Psychological Complexity

The film envisions the deeply depressed Hart in the show Oklahoma!'s premiere Manhattan spectators in 1943, looking on with covetous misery as the production unfolds, despising its mild sappiness, hating the exclamation point at the finish of the heading, but soul-crushingly cognizant of how extremely potent it is. He understands a smash when he watches it – and feels himself descending into failure.

Prior to the interval, Hart sadly slips away and heads to the tavern at the establishment Sardi's where the rest of the film occurs, and expects the (unavoidably) successful Oklahoma! troupe to appear for their following-event gathering. He knows it is his showbiz duty to praise Rodgers, to feign all is well. With suave restraint, the performer Andrew Scott acts as Rodgers, evidently ashamed at what each understands is Hart's embarrassment; he gives a pacifier to his pride in the appearance of a temporary job composing fresh songs for their current production A Connecticut Yankee, which just exacerbates the situation.

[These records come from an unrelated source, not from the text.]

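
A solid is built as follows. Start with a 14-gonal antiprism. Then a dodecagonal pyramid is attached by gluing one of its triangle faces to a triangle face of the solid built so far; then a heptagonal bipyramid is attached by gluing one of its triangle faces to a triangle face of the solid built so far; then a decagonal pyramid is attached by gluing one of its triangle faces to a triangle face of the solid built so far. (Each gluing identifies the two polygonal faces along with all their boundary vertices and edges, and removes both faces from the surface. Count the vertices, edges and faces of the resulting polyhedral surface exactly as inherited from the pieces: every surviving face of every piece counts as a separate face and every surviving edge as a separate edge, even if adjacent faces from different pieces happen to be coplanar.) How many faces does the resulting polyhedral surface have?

A 14-gonal antiprism: V=28, E=56, F=30.
Attach a dodecagonal pyramid (V=13, E=24, F=13) along a 3-gon: merge 3 vertices and 3 edges, delete both glued faces → V=38, E=77, F=41.
Attach a heptagonal bipyramid (V=9, E=21, F=14) along a 3-gon: merge 3 vertices and 3 edges, delete both glued faces → V=44, E=95, F=53.
Attach a decagonal pyramid (V=11, E=20, F=11) along a 3-gon: merge 3 vertices and 3 edges, delete both glued faces → V=52, E=112, F=62.
Check: V − E + F = 52 − 112 + 62 = 2.

62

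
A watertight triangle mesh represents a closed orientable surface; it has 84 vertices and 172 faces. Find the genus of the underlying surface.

Every face is a triangle, so 2E = 3·172 = 516, giving E = 258.
χ = V − E + F = 84 − 258 + 172 = -2.
For a closed orientable surface χ = 2 − 2g, so g = (2 − (-2))/2 = 2.

2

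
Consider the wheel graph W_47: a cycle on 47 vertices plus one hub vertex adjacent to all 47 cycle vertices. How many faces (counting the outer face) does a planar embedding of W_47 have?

W_47 has V = 47 + 1 = 48 vertices and E = 2·47 = 94 edges.
By Euler's formula F = 2 − V + E = 2 − 48 + 94 = 48.

48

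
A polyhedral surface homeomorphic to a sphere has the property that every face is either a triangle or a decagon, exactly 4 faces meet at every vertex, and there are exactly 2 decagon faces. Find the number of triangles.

20

Let x be the number of triangles; then F = 2 + x.
Edge–face incidences: 2E = 10·2 + 3·x = 20 + 3x.
Every vertex has degree 4, so 4V = 2E.
Euler: V − E + F = 2 ⇒ (2E)/4 − E + (2 + x) = 2.
Multiply by 8: 2·(2E) − 4·(2E) + 8·(2 + x) = 16, i.e. 16 + 8x − 2·(20 + 3x) = 16.
Collecting terms: 2x − 24 = 16, so 2x = 40, so x = 20.
Then 2E = 20 + 3·20 = 80, so E = 40, V = 2E/4 = 20, F = 2 + 20 = 22.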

  • Actor Bobby Cannavale plays the bartender who in traditional style listens sympathetically to Hart’s arias of bitter despondency
  • Patrick Kennedy plays author EB White, to whom Hart inadvertently provides the notion for his children’s book the novel Stuart Little
  • The actress Qualley portrays the character Weiland, the impossibly gorgeous Yale student with whom the movie envisions Lorenz Hart to be intricately and masochistically in affection

Hart has already been jilted by Rodgers. Surely the cosmos wouldn't be that brutal as to cause him to be spurned by Elizabeth Weiland as well? But Margaret Qualley mercilessly depicts a young woman who wishes Hart to be the giggly, sexually unthreatening intimate to whom she can reveal her experiences with boys – as well of course the showbiz connection who can advance her profession.

Performance Highlights

Hawke shows that Lorenz Hart to a degree enjoys observational satisfaction in learning of these boys but he is also genuinely, tragically besotted with Elizabeth Weiland and the picture tells us about an aspect seldom addressed in pictures about the world of musical theatre or the cinema: the awful convergence between occupational and affectionate loss. However at one stage, Lorenz Hart is boldly cognizant that what he has attained will persist. It's an outstanding portrayal from Hawke. This might become a theater production – but who shall compose the tunes?

The film Blue Moon screened at the London cinema festival; it is available on the 17th of October in the USA, the 14th of November in the Britain and on 29 January in the land down under.